15 Kommentare zu “Ville de Fribourg bekommt neues Stadtlogo

  1. an koni:

    Um es anders auszudrücken – die „alten Designs“ nehmen sich nicht so wichtig. In erster Linie bilden sie einen visuellen Rahmen oder einfach eine Basis der Informationsvermittlung, der Inhalt sowie der Kontext womit die Gestaltung zusammenhängt ist dann das Entscheidende.

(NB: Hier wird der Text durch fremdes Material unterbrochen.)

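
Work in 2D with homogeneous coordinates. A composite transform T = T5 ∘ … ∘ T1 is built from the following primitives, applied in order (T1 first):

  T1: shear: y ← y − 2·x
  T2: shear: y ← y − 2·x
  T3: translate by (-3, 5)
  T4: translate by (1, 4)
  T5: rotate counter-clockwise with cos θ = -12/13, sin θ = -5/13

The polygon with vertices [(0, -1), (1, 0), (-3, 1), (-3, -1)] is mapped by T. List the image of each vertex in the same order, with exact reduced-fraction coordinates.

T1 shear: y ← y − 2·x: (0, -1) → (0, -1); (1, 0) → (1, -2); (-3, 1) → (-3, 7); (-3, -1) → (-3, 5)
T2 shear: y ← y − 2·x: (0, -1) → (0, -1); (1, -2) → (1, -4); (-3, 7) → (-3, 13); (-3, 5) → (-3, 11)
T3 translate by (-3, 5): (0, -1) → (-3, 4); (1, -4) → (-2, 1); (-3, 13) → (-6, 18); (-3, 11) → (-6, 16)
T4 translate by (1, 4): (-3, 4) → (-2, 8); (-2, 1) → (-1, 5); (-6, 18) → (-5, 22); (-6, 16) → (-5, 20)
T5 rotate counter-clockwise with cos θ = -12/13, sin θ = -5/13: (-2, 8) → (64/13, -86/13); (-1, 5) → (37/13, -55/13); (-5, 22) → (170/13, -239/13); (-5, 20) → (160/13, -215/13)

image vertices: (64/13, -86/13), (37/13, -55/13), (170/13, -239/13), (160/13, -215/13)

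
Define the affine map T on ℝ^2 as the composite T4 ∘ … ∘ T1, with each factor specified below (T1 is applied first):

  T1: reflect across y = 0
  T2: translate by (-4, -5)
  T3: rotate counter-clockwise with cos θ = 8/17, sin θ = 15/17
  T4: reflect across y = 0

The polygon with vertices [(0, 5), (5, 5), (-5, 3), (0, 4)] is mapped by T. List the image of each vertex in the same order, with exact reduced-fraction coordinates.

image vertices: (118/17, 140/17), (158/17, 65/17), (48/17, 199/17), (103/17, 132/17)

T1 reflect across y = 0: (0, 5) → (0, -5); (5, 5) → (5, -5); (-5, 3) → (-5, -3); (0, 4) → (0, -4)
T2 translate by (-4, -5): (0, -5) → (-4, -10); (5, -5) → (1, -10); (-5, -3) → (-9, -8); (0, -4) → (-4, -9)
T3 rotate counter-clockwise with cos θ = 8/17, sin θ = 15/17: (-4, -10) → (118/17, -140/17); (1, -10) → (158/17, -65/17); (-9, -8) → (48/17, -199/17); (-4, -9) → (103/17, -132/17)
T4 reflect across y = 0: (118/17, -140/17) → (118/17, 140/17); (158/17, -65/17) → (158/17, 65/17); (48/17, -199/17) → (48/17, 199/17); (103/17, -132/17) → (103/17, 132/17)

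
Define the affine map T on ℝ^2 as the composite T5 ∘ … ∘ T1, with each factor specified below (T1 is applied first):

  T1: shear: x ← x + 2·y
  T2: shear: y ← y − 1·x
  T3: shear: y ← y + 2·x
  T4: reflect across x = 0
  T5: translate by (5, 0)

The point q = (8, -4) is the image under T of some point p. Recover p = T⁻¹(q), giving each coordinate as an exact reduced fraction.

T1 = [1 2 0; 0 1 0; 0 0 1]
T2·T1 = [1 2 0; -1 -1 0; 0 0 1]
T3·…·T1 = [1 2 0; 1 3 0; 0 0 1]
T4·…·T1 = [-1 -2 0; 1 3 0; 0 0 1]
T5·…·T1 = [-1 -2 5; 1 3 0; 0 0 1]
det M = -1; M⁻¹ = [-3 -2 15; 1 1 -5; 0 0 1]
M⁻¹ · (8, -4)ᵀ = (-1, -1)ᵀ

p = (-1, -1)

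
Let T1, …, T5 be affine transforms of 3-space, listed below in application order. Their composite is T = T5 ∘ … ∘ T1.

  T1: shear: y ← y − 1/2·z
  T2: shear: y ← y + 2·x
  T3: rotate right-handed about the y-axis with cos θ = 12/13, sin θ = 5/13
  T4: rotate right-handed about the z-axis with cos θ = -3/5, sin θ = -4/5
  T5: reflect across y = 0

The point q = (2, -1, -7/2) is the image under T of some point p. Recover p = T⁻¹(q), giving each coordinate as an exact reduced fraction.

T1 = [1 0 0 0; 0 1 -1/2 0; 0 0 1 0; 0 0 0 1]
T2·T1 = [1 0 0 0; 2 1 -1/2 0; 0 0 1 0; 0 0 0 1]
T3·…·T1 = [12/13 0 5/13 0; 2 1 -1/2 0; -5/13 0 12/13 0; 0 0 0 1]
T4·…·T1 = [68/65 4/5 -41/65 0; -126/65 -3/5 -1/130 0; -5/13 0 12/13 0; 0 0 0 1]
T5·…·T1 = [68/65 4/5 -41/65 0; 126/65 3/5 1/130 0; -5/13 0 12/13 0; 0 0 0 1]
det M = -1; M⁻¹ = [-36/65 48/65 -5/13 0; 233/130 -47/65 16/13 0; -3/13 4/13 12/13 0; 0 0 0 1]
M⁻¹ · (2, -1, -7/2)ᵀ = (-1/2, 0, -4)ᵀ

p = (-1/2, 0, -4)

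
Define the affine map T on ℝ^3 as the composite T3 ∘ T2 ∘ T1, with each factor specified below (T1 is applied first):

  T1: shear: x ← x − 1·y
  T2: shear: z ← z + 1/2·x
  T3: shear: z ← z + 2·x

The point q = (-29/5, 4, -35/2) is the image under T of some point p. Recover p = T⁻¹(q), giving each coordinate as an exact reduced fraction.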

    Im Gegensatz zu den aktuellen Arbeiten, die ihrerseits versuchen selbst schon der Inhalt – das „Spezielle oder Herausragende“ zu sein. Sie nehmen sich schlichtweg zu wichtig, was besonders daran deutlich wird, dass sie in zeitgeistige Gestaltung und in Trends verfallen. (Schauen Sie sich dazu die aktuellen Stadt-Logo-Redesigns an, Sie werden erkennen was ich meine. – Da blühen sehr fragwürdige Marketingideen auf, nur um kurz Aufmerksamkeit zu erreichen, bis hin zu abwägigen Konstrukten.)

  2. Jean, die Beobachtungen mit zeitgeistigen Logos und deren nicht eingelösten Versprechen mag in manchen Fällen zutreffen, daraus aber im Umkehrschluss zu folgern, dass Städte, Regionen, Cafés, die einen schlechten grafischen Auftritt haben, deshalb besser, echter und authentischer sind, halte ich für Quatsch. Ist dieses Denken aber gesamtgesellschaftlicher Konsens, würde es so manchen grauenhaften (kommunalen) Markenauftritt erklären.
    Ich habe nichts gegen spröde, zurückgenommene Erscheinungsbilder – ganz im Gegenteil – aber in dieses Fribourg http://www.ville-fribourg.ch/vfr/fr/pub/index.cfm mit aller 90-er Jahre dtp-Wurstigkeit würde ich nicht ohne Grund geheh. In dieses hier http://www.fribourgtourisme.ch/de/index.cfm übrigens genausowenig.

  3. an tkrtz:

    Natürlich ist das nicht in der Form verallgemeinerbar, ich wollte nur generell auf diesen Aspekt hinweisen – was ich in diesem Beispiel überspitzt darstellen wollte. Man kann den Umkehrschluss daraus nicht ziehen – ich stimme Ihnen da völlig zu.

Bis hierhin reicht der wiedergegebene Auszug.